八塩折(やしおり)の酒とは

 712年に『古事記』、720年に『日本書紀』が中央政府によって編纂されています。
その『古事記』の上巻、『日本書紀』の神代巻の半分までが出雲とその周辺を舞台
にした出雲神話で占められています。
その中に八岐大蛇(やまたのおろち)という大蛇退治の話がでてきます。
須佐之男命(すさのおのみこと)が出雲国で八塩折(やしおり)の酒を造り、大蛇を
酔わせて退治しました。
大蛇の尾からでてきた都牟刈(つむがり)の太刀は『天叢雲の剣』(あめのむらくものつるぎ)
として皇位継承の三種の神器の一つになっています。

 この大蛇を酔わせた八塩折の酒とは、いったん熟成した醪を搾って濾別した酒で
さらに仕込むという作業を繰り返した酒で、非常に高度な技術を要します。

この再現酒について

 記紀には実際の作り方まで書いてありませんが、平安時代の文献には、実際に酒で
仕込んだ酒の大まかな作り方が書いてあります。
 ところが、この方法をそのまま真似ても、お酒にならなかった。
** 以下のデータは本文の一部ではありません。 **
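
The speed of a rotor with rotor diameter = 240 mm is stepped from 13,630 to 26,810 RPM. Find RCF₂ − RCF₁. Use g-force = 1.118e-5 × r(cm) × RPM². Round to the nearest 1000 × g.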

(醗酵がすすまなかった)
という実例が報告されております。

 このため、「八塩折」は架空の酒ではないかという説もございます。
 ところが、水の代わりに酒で仕込む方法は、「貴醸酒」の名で20数年前に
国税庁醸造試験場で技術開発されております。今回は、その技術を応用し、おそらく
こうではなかったかと思われる仕込を再現したものです。

 昔の仕込配合で醸したお酒を用いて、更に又、お酒を仕込むということを繰り返して
醸造しております。

 特殊な仕込のために、昼夜、気を許せない手入れを重ね、
しぼっては仕込み、しぼっては仕込み、ようやく造り上げましたが、
仕込に使うお米やお酒の割合に対して、出来上がるお酒の量が大変少なく、
極めて希少なものとなりました。